Begbie View Elementary and Columbia Park received a failing grade from the Fraser Institute, who released its annual report card on April 10, but a Begbie View teacher and the SD 19 superintendent say the results are not an accurate measure of academic success. (file photo)

Begbie View Elementary and Columbia Park received a failing grade from the Fraser Institute, who released its annual report card on April 10, but a Begbie View teacher and the SD 19 superintendent say the results are not an accurate measure of academic success. (file photo)

Teacher and superintendent say elementary schools failing grades are not representative of students academic performance

The rankings (based on a province wide standardized test) have a contentious past and have been heavily criticized by Teachers associations across the province

The Fraser Institute’s annual report card results are in, and two of Revelstoke’s elementary schools received failing grades, ranking below the provincial average, among the bottom seventy schools in the province.

The conservative think tank released its annual Report Card on British Columbia’s Elementary Schools on April 10, giving Begbie View Elementary an overall grade of 2.9 out of ten, and Columbia Park a grade of 3.5 out of ten, down from 4.4 and 5.9 last year.

Those scores rank Begbie View 903 and Columbia Park 877 in the province out of a total of 946 elementary schools.

The Institute’s rankings are derived from the province wide Foundation Skills Assessment (FSA) results and based on ten academic indicators.

The reports authors take the average grade four and grade seven FSA scores in writing, reading, and math, and the difference between male and female students in their FSA scores, into account.
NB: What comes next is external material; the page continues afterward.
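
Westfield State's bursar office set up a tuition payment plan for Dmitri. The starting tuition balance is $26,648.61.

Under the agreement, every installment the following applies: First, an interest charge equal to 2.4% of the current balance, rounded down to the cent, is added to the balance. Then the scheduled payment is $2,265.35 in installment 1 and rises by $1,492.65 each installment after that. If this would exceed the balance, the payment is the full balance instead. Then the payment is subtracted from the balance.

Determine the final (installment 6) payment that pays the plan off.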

The annual report also takes into account the number of students who were absent or exempted from writing the test.

According to the report 46.5 per cent of the FSA tests at Begbie View and 53.5 per cent of the tests at Columbia Park were not written, which accounts for the low rank of the two local elementary schools. Of the FSA tests that were completed, the report found that an average of half were “below expectations.”

Mike Hooker, School District 19 superintendent, says the institute’s rankings are not an accurate measure of school performance, and that participation rates in the FSA tests have plummeted over the last five years because parents have requested that their children be removed from the assessments following public criticism of the tests by the B.C. Teachers Federation. (BCTF)

“Over the past five years participation rates in the FSA continued to decrease as parents requested that their children be removed from the program,” wrote Hooker in an e-mailed statement to the Review. “This was largely due to the public criticism of the assessment by the BCTF.”

A social media post from the BCTF on April 22 called the Fraser Institute Rankings “bogus” and “useless clickbait.”

Those statements were buttressed by a Begbie View Elementary teacher who called the FSA “a flawed system of determining academic success with a contentious past,” and said local parents are extremely engaged in their children’s learning and don’t want their children participating in what they don’t see as valuable to their child’s education.

The teacher called the ranking insulting to the local school district, and said students know that it has no learning impact for them or on their grades, and that because of that many of the children who do take the test are not engaged or interested in applying themselves.

They said that could account for the low scores of the local respondents, and praised the local school district and its administrators and teachers, calling them, “second to none.”

“We need to be really proud of our school and of our district. I go around the province for conferences and when people hear you’re from Revelstoke, the response is always really positive. We are modelled around the province by other districts, and (the Fraser Insitute ranking) is really insulting to what we do. Our administrators and teachers are second to none,” said the teacher.

The FSA scores have been heavily criticized by teachers unions and associations across the province for over a decade.

RELATED: B.C. school trustees ask province not to release FSA results

Last year the BC School Trustees Association sent a letter to the Education Minister asking they not be released as they result in schools getting ranked ‘unfairly.’

The letter singled out the Fraser Institute’s annual report card.

The BCTF has since called on the province to develop a new and different way to assess students, encouraging parents to have their kids not participate in the test, which does not affect their overall grade.

In 2017 BCTF president wrote that “a single test should not be used to rank the quality of a school,” noting that the FSA “ignores the rich variety of learning and experience” students have in the classroom.

Hooker said changes have been made this past year to the FSA and that participation rates in the revised FSA have gone up significantly.

The ministry said that the changes were the result of the advice of the Advisory Group on Provincial Assessment and part of the new curriculum.

The new FSA was developed by 40 B.C. educators by the BCTF, the Federation of Independent School Associations, and the First Nations School Assocation.

Though this years results put SD 19 below the provincial average, Hooker said the school district is not concerned with the Fraser Institute rankings and that the local board of education tracks its success in meetings where principals present their annual reports, chronicling challenges and successes.

He called the data far too limited to be an accurate measure or indicator of academic performance.

“As for the Fraser report card, we won’t be celebrating a high RSS ranking, nor will we be concerned with about the rankings of two of our elementary schools,” wrote Hooker. “The data used is much too limited to even begin to connect it to the performance of our schools.”